L'envoyé russe Vassily Nebenzia a également exprimé ses inquiétudes concernant le soi-disant « plan du général » d'Israël qui vise à « imposer un blocus humanitaire et à expulser les gens de ces territoires (la bande de Gaza) ».
Il a exprimé son soutien à l'agence pour les réfugiés palestiniens, l'UNRWA, et a rappelé que la décision des États-Unis de suspendre leur soutien à l'agence d'aide « met définitivement en danger les activités de l'agence ».
« Il semble que c'est exactement ce qu'Israël essaie d'accomplir », a-t-il déclaré.
Il a déclaré que le Conseil de sécurité dispose de « leviers et d'outils nécessaires » à utiliser.
« Tout ce dont nous avons besoin, c'est de la volonté politique de mettre enfin de côté des intérêts géopolitiques étroits et d'exiger clairement et sans ambiguïté un cessez-le-feu immédiat », a ajouté l'envoyé russe.
L'ambassadeur palestinien Riyad Mansour a condamné les actions d'Israël comme des violations systématiques du droit international.
Riyad Mansour, observateur permanent de l'État de Palestine auprès des Nations Unies, s'adresse à la réunion du Conseil de sécurité sur la situation au Moyen-Orient, y compris la question palestinienne.
« 400 000 Palestiniens du nord de Gaza sont confrontés aux bombardements, à la famine et au manque d'aide humanitaire, contraints de choisir entre « rester et mourir ou partir pour affronter la mort ailleurs ».
« Ce n'est pas la guerre », a-t-il ajouté. « Ce sont des crimes.
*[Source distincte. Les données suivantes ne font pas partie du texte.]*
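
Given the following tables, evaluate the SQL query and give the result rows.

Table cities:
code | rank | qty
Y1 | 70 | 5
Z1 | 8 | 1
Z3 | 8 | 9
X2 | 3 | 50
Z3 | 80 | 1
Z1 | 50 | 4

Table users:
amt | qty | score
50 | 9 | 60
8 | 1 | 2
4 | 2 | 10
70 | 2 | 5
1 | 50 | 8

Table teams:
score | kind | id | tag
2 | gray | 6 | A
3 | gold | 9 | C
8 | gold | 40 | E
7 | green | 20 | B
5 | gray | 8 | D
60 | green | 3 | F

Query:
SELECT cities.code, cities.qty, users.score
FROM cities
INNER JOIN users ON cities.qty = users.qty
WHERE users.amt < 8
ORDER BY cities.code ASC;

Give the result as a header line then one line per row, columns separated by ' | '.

== RESULT ==
cities.code | cities.qty | users.score
X2 | 50 | 8

Derivation:
After JOIN users (4 rows):
cities.code | cities.rank | cities.qty | users.amt | users.qty | users.score
Z1 | 8 | 1 | 8 | 1 | 2
Z3 | 8 | 9 | 50 | 9 | 60
X2 | 3 | 50 | 1 | 50 | 8
Z3 | 80 | 1 | 8 | 1 | 2
After WHERE (1 rows):
cities.code | cities.rank | cities.qty | users.amt | users.qty | users.score
X2 | 3 | 50 | 1 | 50 | 8
After SELECT (1 rows):
cities.code | cities.qty | users.score
X2 | 50 | 8
After ORDER BY (1 rows):
cities.code | cities.qty | users.score
X2 | 50 | 8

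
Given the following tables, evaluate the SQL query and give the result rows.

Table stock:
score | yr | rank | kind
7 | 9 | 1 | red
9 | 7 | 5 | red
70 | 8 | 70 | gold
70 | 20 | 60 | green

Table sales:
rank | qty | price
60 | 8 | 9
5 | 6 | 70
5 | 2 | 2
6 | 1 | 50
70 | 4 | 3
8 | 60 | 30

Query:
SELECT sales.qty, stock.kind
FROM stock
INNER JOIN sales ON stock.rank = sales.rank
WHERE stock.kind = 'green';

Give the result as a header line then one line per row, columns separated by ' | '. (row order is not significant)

== RESULT ==
sales.qty | stock.kind
8 | green

Derivation:
After JOIN sales (4 rows):
stock.score | stock.yr | stock.rank | stock.kind | sales.rank | sales.qty | sales.price
9 | 7 | 5 | red | 5 | 6 | 70
9 | 7 | 5 | red | 5 | 2 | 2
70 | 8 | 70 | gold | 70 | 4 | 3
70 | 20 | 60 | green | 60 | 8 | 9
After WHERE (1 rows):
stock.score | stock.yr | stock.rank | stock.kind | sales.rank | sales.qty | sales.price
70 | 20 | 60 | green | 60 | 8 | 9
After SELECT (1 rows):
sales.qty | stock.kind
8 | green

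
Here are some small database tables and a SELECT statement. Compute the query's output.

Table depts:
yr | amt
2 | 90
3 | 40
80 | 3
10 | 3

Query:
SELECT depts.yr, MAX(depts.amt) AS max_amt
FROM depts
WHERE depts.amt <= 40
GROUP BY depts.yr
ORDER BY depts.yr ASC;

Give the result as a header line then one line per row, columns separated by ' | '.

After WHERE (3 rows):
depts.yr | depts.amt
3 | 40
80 | 3
10 | 3
After GROUP BY (3 rows):
depts.yr | max_amt
3 | 40
80 | 3
10 | 3
After ORDER BY (3 rows):
depts.yr | max_amt
3 | 40
10 | 3
80 | 3

== RESULT ==
depts.yr | max_amt
3 | 40
10 | 3
80 | 3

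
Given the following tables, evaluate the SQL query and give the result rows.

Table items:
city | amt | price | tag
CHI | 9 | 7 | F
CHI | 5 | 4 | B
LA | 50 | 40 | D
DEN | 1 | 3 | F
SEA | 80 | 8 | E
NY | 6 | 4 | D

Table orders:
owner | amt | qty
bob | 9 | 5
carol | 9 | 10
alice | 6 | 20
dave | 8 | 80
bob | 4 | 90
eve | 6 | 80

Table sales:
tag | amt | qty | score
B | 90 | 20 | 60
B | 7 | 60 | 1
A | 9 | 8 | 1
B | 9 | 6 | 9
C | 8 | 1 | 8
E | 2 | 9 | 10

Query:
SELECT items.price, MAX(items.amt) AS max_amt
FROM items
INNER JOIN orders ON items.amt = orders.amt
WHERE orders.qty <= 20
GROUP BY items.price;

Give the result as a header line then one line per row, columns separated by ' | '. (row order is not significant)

== RESULT ==
items.price | max_amt
7 | 9
4 | 6

Derivation:
After JOIN orders (4 rows):
items.city | items.amt | items.price | items.tag | orders.owner | orders.amt | orders.qty
CHI | 9 | 7 | F | bob | 9 | 5
CHI | 9 | 7 | F | carol | 9 | 10
NY | 6 | 4 | D | alice | 6 | 20
NY | 6 | 4 | D | eve | 6 | 80
After WHERE (3 rows):
items.city | items.amt | items.price | items.tag | orders.owner | orders.amt | orders.qty
CHI | 9 | 7 | F | bob | 9 | 5
CHI | 9 | 7 | F | carol | 9 | 10
NY | 6 | 4 | D | alice | 6 | 20
After GROUP BY (2 rows):
items.price | max_amt
7 | 9
4 | 6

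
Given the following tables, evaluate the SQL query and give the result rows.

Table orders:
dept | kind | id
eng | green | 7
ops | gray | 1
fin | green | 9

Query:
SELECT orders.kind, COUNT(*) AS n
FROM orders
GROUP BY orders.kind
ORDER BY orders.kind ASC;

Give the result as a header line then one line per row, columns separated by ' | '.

== RESULT ==
orders.kind | n
gray | 1
green | 2

Derivation:
After GROUP BY (2 rows):
orders.kind | n
green | 2
gray | 1
After ORDER BY (2 rows):
orders.kind | n
gray | 1
green | 2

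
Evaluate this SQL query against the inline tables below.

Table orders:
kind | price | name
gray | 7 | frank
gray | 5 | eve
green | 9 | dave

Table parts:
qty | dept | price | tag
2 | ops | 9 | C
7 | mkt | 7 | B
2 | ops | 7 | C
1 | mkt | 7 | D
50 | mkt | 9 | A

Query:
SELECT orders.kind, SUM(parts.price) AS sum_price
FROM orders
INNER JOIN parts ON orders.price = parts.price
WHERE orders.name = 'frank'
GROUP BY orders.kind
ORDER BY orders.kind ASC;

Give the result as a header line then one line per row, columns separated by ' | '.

== RESULT ==
orders.kind | sum_price
gray | 21

Derivation:
After JOIN parts (5 rows):
orders.kind | orders.price | orders.name | parts.qty | parts.dept | parts.price | parts.tag
gray | 7 | frank | 7 | mkt | 7 | B
gray | 7 | frank | 2 | ops | 7 | C
gray | 7 | frank | 1 | mkt | 7 | D
green | 9 | dave | 2 | ops | 9 | C
green | 9 | dave | 50 | mkt | 9 | A
After WHERE (3 rows):
orders.kind | orders.price | orders.name | parts.qty | parts.dept | parts.price | parts.tag
gray | 7 | frank | 7 | mkt | 7 | B
gray | 7 | frank | 2 | ops | 7 | C
gray | 7 | frank | 1 | mkt | 7 | D
After GROUP BY (1 rows):
orders.kind | sum_price
gray | 21
After ORDER BY (1 rows):
orders.kind | sum_price
gray | 21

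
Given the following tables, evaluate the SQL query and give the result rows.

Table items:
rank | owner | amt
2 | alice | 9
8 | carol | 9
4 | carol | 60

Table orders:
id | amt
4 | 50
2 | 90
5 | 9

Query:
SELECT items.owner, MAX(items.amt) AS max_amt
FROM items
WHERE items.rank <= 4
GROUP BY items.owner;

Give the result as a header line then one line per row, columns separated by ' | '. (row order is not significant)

After WHERE (2 rows):
items.rank | items.owner | items.amt
2 | alice | 9
4 | carol | 60
After GROUP BY (2 rows):
items.owner | max_amt
alice | 9
carol | 60

== RESULT ==
items.owner | max_amt
alice | 9
carol | 60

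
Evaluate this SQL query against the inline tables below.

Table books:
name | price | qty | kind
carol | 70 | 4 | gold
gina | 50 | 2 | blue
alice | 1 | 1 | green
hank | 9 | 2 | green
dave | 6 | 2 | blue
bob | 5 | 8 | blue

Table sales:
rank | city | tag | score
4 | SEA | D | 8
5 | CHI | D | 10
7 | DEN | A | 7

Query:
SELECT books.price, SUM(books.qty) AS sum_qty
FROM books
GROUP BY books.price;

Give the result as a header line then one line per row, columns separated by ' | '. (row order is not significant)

== RESULT ==
books.price | sum_qty
70 | 4
50 | 2
1 | 1
9 | 2
6 | 2
5 | 8

Derivation:
After GROUP BY (6 rows):
books.price | sum_qty
70 | 4
50 | 2
1 | 1
9 | 2
6 | 2
5 | 8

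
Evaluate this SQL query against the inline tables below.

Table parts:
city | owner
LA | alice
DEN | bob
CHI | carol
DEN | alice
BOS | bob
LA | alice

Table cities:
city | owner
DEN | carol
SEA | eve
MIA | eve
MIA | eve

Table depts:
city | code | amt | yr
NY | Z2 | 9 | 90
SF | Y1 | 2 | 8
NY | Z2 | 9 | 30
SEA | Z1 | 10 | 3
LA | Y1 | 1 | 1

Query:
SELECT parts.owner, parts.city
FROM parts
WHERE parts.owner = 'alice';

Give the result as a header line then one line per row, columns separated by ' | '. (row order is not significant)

After WHERE (3 rows):
parts.city | parts.owner
LA | alice
DEN | alice
LA | alice
After SELECT (3 rows):
parts.owner | parts.city
alice | LA
alice | DEN
alice | LA

== RESULT ==
parts.owner | parts.city
alice | LA
alice | DEN
alice | LA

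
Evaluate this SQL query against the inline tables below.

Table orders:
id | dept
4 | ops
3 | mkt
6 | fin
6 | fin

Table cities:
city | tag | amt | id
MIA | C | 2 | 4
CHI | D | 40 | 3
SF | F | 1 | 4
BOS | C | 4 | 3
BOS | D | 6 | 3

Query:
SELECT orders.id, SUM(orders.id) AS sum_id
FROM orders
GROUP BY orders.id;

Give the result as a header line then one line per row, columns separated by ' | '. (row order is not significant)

== RESULT ==
orders.id | sum_id
4 | 4
3 | 3
6 | 12

Derivation:
After GROUP BY (3 rows):
orders.id | sum_id
4 | 4
3 | 3
6 | 12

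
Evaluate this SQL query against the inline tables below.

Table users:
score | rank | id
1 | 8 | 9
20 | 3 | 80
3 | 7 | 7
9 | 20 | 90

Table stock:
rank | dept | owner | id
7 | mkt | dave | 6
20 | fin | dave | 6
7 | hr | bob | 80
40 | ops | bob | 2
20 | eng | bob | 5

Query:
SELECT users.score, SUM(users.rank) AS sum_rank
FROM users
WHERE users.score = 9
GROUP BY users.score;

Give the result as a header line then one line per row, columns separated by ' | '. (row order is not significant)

== RESULT ==
users.score | sum_rank
9 | 20

Derivation:
After WHERE (1 rows):
users.score | users.rank | users.id
9 | 20 | 90
After GROUP BY (1 rows):
users.score | sum_rank
9 | 20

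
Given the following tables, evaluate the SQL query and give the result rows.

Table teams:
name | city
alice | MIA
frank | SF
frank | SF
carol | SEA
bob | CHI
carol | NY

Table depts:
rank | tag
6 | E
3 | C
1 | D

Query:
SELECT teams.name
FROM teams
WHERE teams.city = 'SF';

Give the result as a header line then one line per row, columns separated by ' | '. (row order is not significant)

== RESULT ==
teams.name
frank
frank

Derivation:
After WHERE (2 rows):
teams.name | teams.city
frank | SF
frank | SF
After SELECT (2 rows):
teams.name
frank
frank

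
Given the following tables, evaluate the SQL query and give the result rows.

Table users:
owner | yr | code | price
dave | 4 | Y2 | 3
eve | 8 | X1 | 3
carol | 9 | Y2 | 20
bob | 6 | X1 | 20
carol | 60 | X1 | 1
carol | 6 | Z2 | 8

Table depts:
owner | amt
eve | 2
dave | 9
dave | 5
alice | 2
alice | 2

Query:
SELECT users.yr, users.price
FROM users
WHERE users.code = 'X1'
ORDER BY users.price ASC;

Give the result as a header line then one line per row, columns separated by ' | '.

== RESULT ==
users.yr | users.price
60 | 1
8 | 3
6 | 20

Derivation:
After WHERE (3 rows):
users.owner | users.yr | users.code | users.price
eve | 8 | X1 | 3
bob | 6 | X1 | 20
carol | 60 | X1 | 1
After SELECT (3 rows):
users.yr | users.price
8 | 3
6 | 20
60 | 1
After ORDER BY (3 rows):
users.yr | users.price
60 | 1
8 | 3
6 | 20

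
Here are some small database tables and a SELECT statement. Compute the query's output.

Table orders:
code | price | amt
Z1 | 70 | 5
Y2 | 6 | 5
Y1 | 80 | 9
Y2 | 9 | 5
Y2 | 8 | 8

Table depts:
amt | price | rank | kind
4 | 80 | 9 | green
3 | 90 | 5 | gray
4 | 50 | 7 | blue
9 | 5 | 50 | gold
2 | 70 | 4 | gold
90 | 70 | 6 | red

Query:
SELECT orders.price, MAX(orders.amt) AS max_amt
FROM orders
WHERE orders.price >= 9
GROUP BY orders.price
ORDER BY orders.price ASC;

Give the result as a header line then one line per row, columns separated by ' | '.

== RESULT ==
orders.price | max_amt
9 | 5
70 | 5
80 | 9

Derivation:
After WHERE (3 rows):
orders.code | orders.price | orders.amt
Z1 | 70 | 5
Y1 | 80 | 9
Y2 | 9 | 5
After GROUP BY (3 rows):
orders.price | max_amt
70 | 5
80 | 9
9 | 5
After ORDER BY (3 rows):
orders.price | max_amt
9 | 5
70 | 5
80 | 9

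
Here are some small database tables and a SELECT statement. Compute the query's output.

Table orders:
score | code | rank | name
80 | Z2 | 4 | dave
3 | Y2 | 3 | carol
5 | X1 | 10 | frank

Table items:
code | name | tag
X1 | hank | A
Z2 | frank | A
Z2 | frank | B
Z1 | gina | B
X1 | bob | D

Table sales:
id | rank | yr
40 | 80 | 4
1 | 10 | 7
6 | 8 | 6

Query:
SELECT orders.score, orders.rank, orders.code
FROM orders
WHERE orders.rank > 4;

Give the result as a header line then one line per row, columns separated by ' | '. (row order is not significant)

After WHERE (1 rows):
orders.score | orders.code | orders.rank | orders.name
5 | X1 | 10 | frank
After SELECT (1 rows):
orders.score | orders.rank | orders.code
5 | 10 | X1

== RESULT ==
orders.score | orders.rank | orders.code
5 | 10 | X1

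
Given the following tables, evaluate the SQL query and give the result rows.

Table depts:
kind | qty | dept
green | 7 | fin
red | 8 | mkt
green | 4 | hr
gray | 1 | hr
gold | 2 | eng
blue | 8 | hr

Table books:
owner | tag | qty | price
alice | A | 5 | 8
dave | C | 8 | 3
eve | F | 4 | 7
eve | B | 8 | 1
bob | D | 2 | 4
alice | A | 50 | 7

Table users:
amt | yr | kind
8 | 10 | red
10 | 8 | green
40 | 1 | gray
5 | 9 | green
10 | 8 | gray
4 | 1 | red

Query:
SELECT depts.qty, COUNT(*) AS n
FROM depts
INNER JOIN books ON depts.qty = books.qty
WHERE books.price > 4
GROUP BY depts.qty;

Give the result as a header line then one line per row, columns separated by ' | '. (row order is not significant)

After JOIN books (6 rows):
depts.kind | depts.qty | depts.dept | books.owner | books.tag | books.qty | books.price
red | 8 | mkt | dave | C | 8 | 3
red | 8 | mkt | eve | B | 8 | 1
green | 4 | hr | eve | F | 4 | 7
gold | 2 | eng | bob | D | 2 | 4
blue | 8 | hr | dave | C | 8 | 3
blue | 8 | hr | eve | B | 8 | 1
After WHERE (1 rows):
depts.kind | depts.qty | depts.dept | books.owner | books.tag | books.qty | books.price
green | 4 | hr | eve | F | 4 | 7
After GROUP BY (1 rows):
depts.qty | n
4 | 1

== RESULT ==
depts.qty | n
4 | 1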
Ils doivent cesser. Et ils doivent cesser maintenant. »
L'ambassadeur a souligné les attaques d'Israël contre l'agence pour les réfugiés palestiniens UNRWA et a présenté ces actions comme faisant partie d'une stratégie plus vaste visant à rendre la vie invivable dans l'enclave. Il a qualifié la situation de « génocide de sang-froid, planifié et exécuté ».
S'adressant à la communauté internationale, M. Mansour a clairement indiqué que le silence et l'inaction ne sont pas acceptables.
L'ambassadeur a averti que la violence en cours menace non seulement la vie des Palestiniens mais aussi la stabilité de toute la région. « À l'usage brutal de la force, nous devons répondre avec toute la force de la loi », a-t-il exhorté le Conseil. « Il est temps d'agir. Toute autre action est complicité et reddition. Le peuple palestinien qui subit l'enfer ne s'est pas rendu. Vous ne devriez pas non plus », a-t-il conclu.